Le fandango est la marque de fabrique des musiques espagnoles du XVIIIe S. Né en Andalousie ou en Castille, vite exporté dans toute l’Amérique latine, il est interdit par l’évêque de Buenos-Aires en 1743 : son caractère lascif ne peut être inspiré que par  le diable. On le retrouve dans les tonadillas et zarzuelas : il est évidemment très populaire.  Boccherini, Gluck, Mozart (fin du 3ème acte des Nozze di Figaro) et même Beethoven dans ses esquisses illustrent ce fandango. La puissance politique de l’Espagne, son influence par toute l’Europe, se traduiront dans une large part de la littérature pour clavecin, Domenico Scarlatti en étant le premier illustrateur. Ce sont trois de ses Essercizi qui ouvriront et concluront le programme, avant le Fandango d’Antonio Soler. D’emblée on ne peut être que séduit par son jeu, à propos duquel nous reviendrons. Une surprise non moins grande vient de leur organisation : si Justin Taylor sait que Scarlatti les a composées par paires (que respecte l’édition de Kirkpatrick), lui permettant d’user des contrastes, des oppositions entre elles, le claveciniste s’en affranchit systématiquement, pour des successions parfois discutables (l’ut mineur de la K.115 après le ré majeur de la K.492, par exemple).

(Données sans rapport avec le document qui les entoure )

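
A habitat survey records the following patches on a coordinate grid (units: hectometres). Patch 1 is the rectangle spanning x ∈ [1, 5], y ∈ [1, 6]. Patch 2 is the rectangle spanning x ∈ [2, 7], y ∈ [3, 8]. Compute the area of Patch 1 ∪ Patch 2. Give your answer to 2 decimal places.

36.00

By inclusion–exclusion:
Individual areas: |Patch 1| = 20, |Patch 2| = 25.
|Patch 1∩Patch 2|: x∈[2,5], y∈[3,6] → 3·3 = 9.
|Patch 1 ∪ Patch 2| = 45 − 9 = 36.00.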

Justin Taylor s’est manifestement imprégné  de tout ce qui fait l’Espagne musicale de cet âge d’or. « Autant que nous le sachions, Scarlatti n’a jamais joué de la guitare, mais il est sûr qu’aucun autre compositeur n’a été à ce point envoûté par cet instrument » écrit Ralph Kirkpatrick. La première sonate de Scarlatti, brève et bien connue (K.32), prend ici une dimension insoupçonnée, car c’est bien dans les mouvements les plus dépouillés, techniquement à la portée de chacun, que l’on mesure les qualités d’un interprète. Le contraste est accusé avec la suivante, virtuose, d’une construction élaborée. Sans doute parce que c’est un des sommets de l’art de Scarlatti, Justin Taylor a programmé en suite l’ut mineur (K.115), qui démontre toutes les qualités techniques mises en œuvre. Cependant, par-delà, c’est l’expression qui ressort du jeu : la fluidité, un legato comme on en a entendu rarement au clavecin, un relief, les acciacature aussi, confèrent une vie extraordinaire à cette page somptueuse.
Passer de Scarlatti à Couperin n’est pas aisé. L’allemande, qui ouvre le troisième ordre du premier livre, est prise très soutenue, mélancolique, voire tourmentée, mais dépourvue d’une certaine gravité majestueuse. Heureusement, les pièces suivantes seront indéniablement du goût le plus français (même l’Espagnolète), avec la grâce, la tendresse, la clarté qui sied.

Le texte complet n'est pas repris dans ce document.